Now, of course, as I approach the summit, and my breath is getting thinner, I realise what good companions I had in the parents I have now left behind on the sunlit lower slopes.  I won’t say they fitted me for everything life has to throw at me. I have also said, and done, things which would have horrified them, and usually, in those cases, it’s turned out that my headstrong stupidity caused me and others pain, and their reaction, had they been there to react at the time, of horror, would have been the correct one. I should have listened.

So, anyway, Mum. Although you are not around in person this mother’s day, you are as much “with me” as you ever were and are.  After all, paraphrasing Henry Scott Holland, what if you had been here and had just gone into the next room, somewhere very near, perhaps next door? I wouldn’t be able to see you then, but you wouldn’t be any the less to me. And although you gave me these dodgy genes that are now wreaking their own special brand of havoc, you also gave me life and the eyes with which to see it, and the skills, together with my Dad, with which to interpret it, make some sense of it, in as much as anyone ever can, and plot a course forwards. So don’t worry about the dodgy genes thing, I know you didn’t do it on purpose.

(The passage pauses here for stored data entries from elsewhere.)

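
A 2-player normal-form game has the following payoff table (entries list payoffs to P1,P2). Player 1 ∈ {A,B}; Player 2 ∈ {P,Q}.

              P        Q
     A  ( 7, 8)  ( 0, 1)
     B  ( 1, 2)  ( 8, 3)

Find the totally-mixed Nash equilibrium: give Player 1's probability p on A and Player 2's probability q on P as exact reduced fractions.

p=1/8, q=4/7

P1 indiff ⇒ q·7+(1-q)·0 = q·1+(1-q)·8 ⇒ q(6) = (1-q)(8) ⇒ q = 4/7
P2 indiff ⇒ p·8+(1-p)·2 = p·1+(1-p)·3 ⇒ p(7) = (1-p)(1) ⇒ p = 1/8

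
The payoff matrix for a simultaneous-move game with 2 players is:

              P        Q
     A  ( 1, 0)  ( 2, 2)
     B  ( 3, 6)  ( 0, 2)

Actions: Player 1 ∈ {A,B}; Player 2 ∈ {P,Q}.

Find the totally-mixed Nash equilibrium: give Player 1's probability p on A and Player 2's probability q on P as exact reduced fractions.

P1 indiff ⇒ q·1+(1-q)·2 = q·3+(1-q)·0 ⇒ q(-2) = (1-q)(-2) ⇒ q = 1/2
P2 indiff ⇒ p·0+(1-p)·6 = p·2+(1-p)·2 ⇒ p(-2) = (1-p)(-4) ⇒ p = 2/3

P1 mixes 2/3 on A; P2 mixes 1/2 on P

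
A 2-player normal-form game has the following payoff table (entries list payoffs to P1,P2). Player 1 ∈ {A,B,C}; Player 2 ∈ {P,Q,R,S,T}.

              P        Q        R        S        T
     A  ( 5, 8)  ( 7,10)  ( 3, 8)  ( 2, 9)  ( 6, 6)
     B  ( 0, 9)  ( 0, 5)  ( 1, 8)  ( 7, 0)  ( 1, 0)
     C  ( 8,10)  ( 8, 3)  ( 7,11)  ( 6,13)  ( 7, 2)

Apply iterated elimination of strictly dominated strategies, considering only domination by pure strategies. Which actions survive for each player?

IESDS → P1:{B,C} P2:{P,R,S}

P1 drop A (C beats it: P:8>5 Q:8>7 R:7>3 S:6>2 T:7>6)
P2 drop Q (P beats it: B:9>5 C:10>3)
P2 drop T (P beats it: B:9>0 C:10>2)
P1→{B,C} P2→{P,R,S}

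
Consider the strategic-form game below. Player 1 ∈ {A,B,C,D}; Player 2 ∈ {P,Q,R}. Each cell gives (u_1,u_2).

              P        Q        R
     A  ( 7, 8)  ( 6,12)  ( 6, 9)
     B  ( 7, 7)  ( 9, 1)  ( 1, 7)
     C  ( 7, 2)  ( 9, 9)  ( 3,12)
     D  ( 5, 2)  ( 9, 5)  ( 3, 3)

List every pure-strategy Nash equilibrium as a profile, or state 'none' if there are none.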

Meanwhile, somehow, it’s become 6.30pm. Matilda just went to the door, so I booled over there and opened it to let her out. She took one sniff of the dark frosty evening and went back to her bowl instead. Ellie is curled up on the chair next to the fire. Deb and Zak and Misty are presumably on their way home from wherever they managed to climb this afternoon, and the RAC are on speed-dial, just in case.

I don’t feel I have achieved much this week, to be honest, and I will really have to up my game in the next few days.  Easter may well be a ray of hope to look forward to, on Laetare Sunday in the middle of lent, but it is also a massive deadline. For all sorts of things. Still, I know what my mother would do right now if she were here, and I intend to follow her example. She would do what Granny Fenwick, and no doubt Great Grandma Walker would have done. Put the kettle on.